Quando Não Há Mais Amor – O curta do conhecido ator/diretor/roteirista americano John Turturro, é o que causa maior indiferença do espectador. Houve ainda uma falha na projeção durante sua exibição, o que agravou sua falta de vigor. Um casal, interpretado pelo próprio Turturro e a francesa Vanessa Paradis, discute a relação em diálogos insossos e pretensamente inteligentes. Li que se passa em Paquetá (não reconheci o lugar, pois faz séculos que não vou lá, e mais aparece um casarão velho que outra coisa nesse trecho). Vale pela bela cena musical de seu desfecho. Nota 7.
Texas – O diretor mexicano Guillermo Arriaga, que adora um dramalhão, vide seus filmes como roteirista e diretor, não foge da tragédia com o trecho mais triste do filme. Um boxeador (Land Vieira) tenta recompor sua vida depois de perder o braço num acidente de carro, que ainda deixou sua bela esposa (Laura Neiva) numa cadeira de rodas. O acidente não é mostrado, mas o peso dele está lá. E a proposta indecente do gringo interpretado por Jason Isaacs é inverossímil, mas dramaticamente poderosa. Muito bom. Nota 9.
O Vampiro do Rio – Esse é disparado o pior curta do filme. Tonico Pereira faz um garçom, que como já deixa entender o título do curta, é um vampiro. Ele se relaciona com uma prostituta (Roberta Rodrigues) que tem sonhos de ir pra Nova York. Não há muito que falar sobre esse trecho. É simplesmente muito trash, ridículo, beirando a imbecilidade. Para ter uma ideia, imagine um bando de sambistas vampiros sambando numa ladeira e uma prostituta nua num parque dizendo que está com sede de sangue... Simplesmente o cúmulo da bizarrice. Só o esforço do Tonico Pereira é algo de positivo no curta do coreano Im Sang-soo. Nota 1.
Pas de Deux – Depois do pior trecho do filme, vem o melhor. O cineasta carioca Carlos Saldanha cria um verdadeiro show à parte. Uma DR de um casal de bailarinos nunca me pareceu tão bela. A história em si não é original: um bailarino (Rodrigo Santoro) é convidado a participar de uma importante companhia de dança em Berlim, mas tende a recusar a incrível oferta para ficar junto a sua amada (Bruna Linzmeyer), que também é bailarina. O trecho mais poético do filme, e o jogo de sombras no palco do Theatro Municipal é belíssimo. Singelo e marcante. Nota 10.

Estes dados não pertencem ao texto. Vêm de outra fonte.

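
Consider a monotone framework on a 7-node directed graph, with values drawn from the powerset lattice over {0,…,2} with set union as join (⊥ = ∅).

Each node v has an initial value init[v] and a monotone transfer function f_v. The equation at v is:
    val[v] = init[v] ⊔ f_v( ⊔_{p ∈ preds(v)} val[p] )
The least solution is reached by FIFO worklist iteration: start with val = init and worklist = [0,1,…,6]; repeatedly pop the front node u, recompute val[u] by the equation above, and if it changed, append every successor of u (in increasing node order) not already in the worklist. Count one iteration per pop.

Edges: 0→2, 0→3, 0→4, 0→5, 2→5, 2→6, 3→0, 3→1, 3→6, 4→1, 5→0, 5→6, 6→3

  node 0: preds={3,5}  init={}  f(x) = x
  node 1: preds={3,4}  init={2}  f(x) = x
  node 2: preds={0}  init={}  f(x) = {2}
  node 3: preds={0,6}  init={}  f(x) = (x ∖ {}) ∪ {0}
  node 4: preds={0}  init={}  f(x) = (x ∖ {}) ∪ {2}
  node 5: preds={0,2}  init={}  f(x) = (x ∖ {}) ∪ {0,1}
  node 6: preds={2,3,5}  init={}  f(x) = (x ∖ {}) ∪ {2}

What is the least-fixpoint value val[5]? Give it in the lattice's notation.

{0,1,2}

Worklist (16 pops):
  #1 pop 0: in={} → {} (no change)
  #2 pop 1: in={} → {2} (no change)
  #3 pop 2: in={} → {2} (was {}); enqueue []
  #4 pop 3: in={} → {0} (was {}); enqueue [0,1]
  #5 pop 4: in={} → {2} (was {}); enqueue []
  #6 pop 5: in={2} → {0,1,2} (was {}); enqueue []
  #7 pop 6: in={0,1,2} → {0,1,2} (was {}); enqueue [3]
  #8 pop 0: in={0,1,2} → {0,1,2} (was {}); enqueue [2,4,5]
  #9 pop 1: in={0,2} → {0,2} (was {2}); enqueue []
  #10 pop 3: in={0,1,2} → {0,1,2} (was {0}); enqueue [0,1,6]
  #11 pop 2: in={0,1,2} → {2} (no change)
  #12 pop 4: in={0,1,2} → {0,1,2} (was {2}); enqueue []
  #13 pop 5: in={0,1,2} → {0,1,2} (no change)
  #14 pop 0: in={0,1,2} → {0,1,2} (no change)
  #15 pop 1: in={0,1,2} → {0,1,2} (was {0,2}); enqueue []
  #16 pop 6: in={0,1,2} → {0,1,2} (no change)

Fixpoint:
  val[0] = {0,1,2}
  val[1] = {0,1,2}
  val[2] = {2}
  val[3] = {0,1,2}
  val[4] = {0,1,2}
  val[5] = {0,1,2}
  val[6] = {0,1,2}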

Inútil Paisagem – Outro diretor carioca, José Padilha chamou o amigo de outrora Wagner Moura para fazer basicamente um monólogo sobre um homem que voa de asa delta pela cidade e discute com o Cristo Redentor as mazelas da cidade. O texto é muito bem pensado e transmite aquilo que quase todo brasileiro pensa. Ainda assim, me pareceu meio deslocado. Nota 8.

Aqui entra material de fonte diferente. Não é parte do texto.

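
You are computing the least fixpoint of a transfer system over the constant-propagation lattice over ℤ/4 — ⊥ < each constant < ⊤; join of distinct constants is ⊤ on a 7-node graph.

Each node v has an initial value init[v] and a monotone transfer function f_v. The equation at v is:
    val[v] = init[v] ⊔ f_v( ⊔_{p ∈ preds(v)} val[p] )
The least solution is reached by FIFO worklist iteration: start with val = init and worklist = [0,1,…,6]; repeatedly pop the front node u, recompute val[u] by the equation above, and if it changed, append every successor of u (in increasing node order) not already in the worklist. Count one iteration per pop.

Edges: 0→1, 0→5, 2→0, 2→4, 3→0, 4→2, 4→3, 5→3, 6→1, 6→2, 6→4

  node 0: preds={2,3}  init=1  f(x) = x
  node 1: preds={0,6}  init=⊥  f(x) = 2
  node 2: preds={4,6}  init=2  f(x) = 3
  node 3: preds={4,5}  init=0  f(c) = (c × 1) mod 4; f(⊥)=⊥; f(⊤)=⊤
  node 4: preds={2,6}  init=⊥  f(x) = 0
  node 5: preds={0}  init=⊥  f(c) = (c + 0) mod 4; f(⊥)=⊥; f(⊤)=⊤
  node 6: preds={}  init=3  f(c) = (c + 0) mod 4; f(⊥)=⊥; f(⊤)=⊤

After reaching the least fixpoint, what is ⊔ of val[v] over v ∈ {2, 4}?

⊤

Worklist (11 pops):
  #1 pop 0: in=⊤ → ⊤ (was 1); enqueue []
  #2 pop 1: in=⊤ → 2 (was ⊥); enqueue []
  #3 pop 2: in=3 → ⊤ (was 2); enqueue [0]
  #4 pop 3: in=⊥ → 0 (no change)
  #5 pop 4: in=⊤ → 0 (was ⊥); enqueue [2,3]
  #6 pop 5: in=⊤ → ⊤ (was ⊥); enqueue []
  #7 pop 6: in=⊥ → 3 (no change)
  #8 pop 0: in=⊤ → ⊤ (no change)
  #9 pop 2: in=⊤ → ⊤ (no change)
  #10 pop 3: in=⊤ → ⊤ (was 0); enqueue [0]
  #11 pop 0: in=⊤ → ⊤ (no change)

Fixpoint:
  val[0] = ⊤
  val[1] = 2
  val[2] = ⊤
  val[3] = ⊤
  val[4] = 0
  val[5] = ⊤
  val[6] = 3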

O Milagre – A atriz e diretora libanesa Nadine Labaki traz a história mais “fofa” do filme, assim como também a mais ingênua. É a história de um casal de atores veteranos, interpretados por Harvey Keitel e a própria Nadine, que ao passar por uma estação de trem se deparam com um menino (Cauã Antunes) que está em frente a um orelhão aguardando um telefonema de Jesus. É bem interessante e traz uma mensagem bem legal, além de um desfecho engraçado. Pena que o menino precise de um fonoaudiólogo urgente, pois tem uma dicção terrível! Se eu como carioca não entendi várias coisas que ele falou, como um ator americano fez isso na história do curta é o verdadeiro milagre que o intitula. Nota 9.

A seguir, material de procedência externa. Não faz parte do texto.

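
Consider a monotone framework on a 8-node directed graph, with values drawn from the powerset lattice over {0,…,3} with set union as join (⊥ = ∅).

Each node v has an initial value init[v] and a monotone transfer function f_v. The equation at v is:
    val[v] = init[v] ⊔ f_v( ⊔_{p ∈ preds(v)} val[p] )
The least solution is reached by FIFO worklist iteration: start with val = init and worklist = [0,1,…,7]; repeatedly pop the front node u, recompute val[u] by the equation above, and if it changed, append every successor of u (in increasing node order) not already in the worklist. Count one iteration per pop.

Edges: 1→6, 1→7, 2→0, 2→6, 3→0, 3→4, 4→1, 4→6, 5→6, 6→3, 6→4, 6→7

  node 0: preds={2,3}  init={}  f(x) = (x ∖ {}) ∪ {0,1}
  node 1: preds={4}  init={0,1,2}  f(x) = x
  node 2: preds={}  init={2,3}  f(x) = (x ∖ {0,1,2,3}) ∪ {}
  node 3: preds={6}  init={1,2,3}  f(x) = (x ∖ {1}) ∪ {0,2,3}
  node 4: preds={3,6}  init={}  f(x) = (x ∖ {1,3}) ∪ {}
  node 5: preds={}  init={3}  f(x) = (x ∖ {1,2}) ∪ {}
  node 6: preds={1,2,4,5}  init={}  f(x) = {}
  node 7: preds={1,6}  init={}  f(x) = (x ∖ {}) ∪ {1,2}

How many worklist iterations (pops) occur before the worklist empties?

Trace (10 dequeues):
  [1] u=0 | in {1,2,3} | out {0,1,2,3} | prev {} | push {}
  [2] u=1 | in {} | out {0,1,2} | ==
  [3] u=2 | in {} | out {2,3} | ==
  [4] u=3 | in {} | out {0,1,2,3} | prev {1,2,3} | push {0}
  [5] u=4 | in {0,1,2,3} | out {0,2} | prev {} | push {1}
  [6] u=5 | in {} | out {3} | ==
  [7] u=6 | in {0,1,2,3} | out {} | ==
  [8] u=7 | in {0,1,2} | out {0,1,2} | prev {} | push {}
  [9] u=0 | in {0,1,2,3} | out {0,1,2,3} | ==
  [10] u=1 | in {0,2} | out {0,1,2} | ==

Converged values:
  [0] {0,1,2,3}
  [1] {0,1,2}
  [2] {2,3}
  [3] {0,1,2,3}
  [4] {0,2}
  [5] {3}
  [6] {}
  [7] {0,1,2}

10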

E ainda há o cineasta austro-brasileiro Vicente Amorim que dirigiu as partes que ligam todas as histórias, dando destaque ao personagem do taxista interpretado por Michel Melamed, que sofre de amor pela intérprete e professora de inglês interpretada por Cláudia Abreu (que, aliás, juntamente com Eduardo Sterblitch, é responsável pela cena mais engraçada do longa, ambientado numa sala de aula). Mesmo sendo tão heterogêneo, o filme é um agradável passatempo, com uma trilha sonora excelente, merchandising descarado (sorvete, cerveja e perfumaria, só pra citar os mais gritantes) e mais bons momentos que ruins.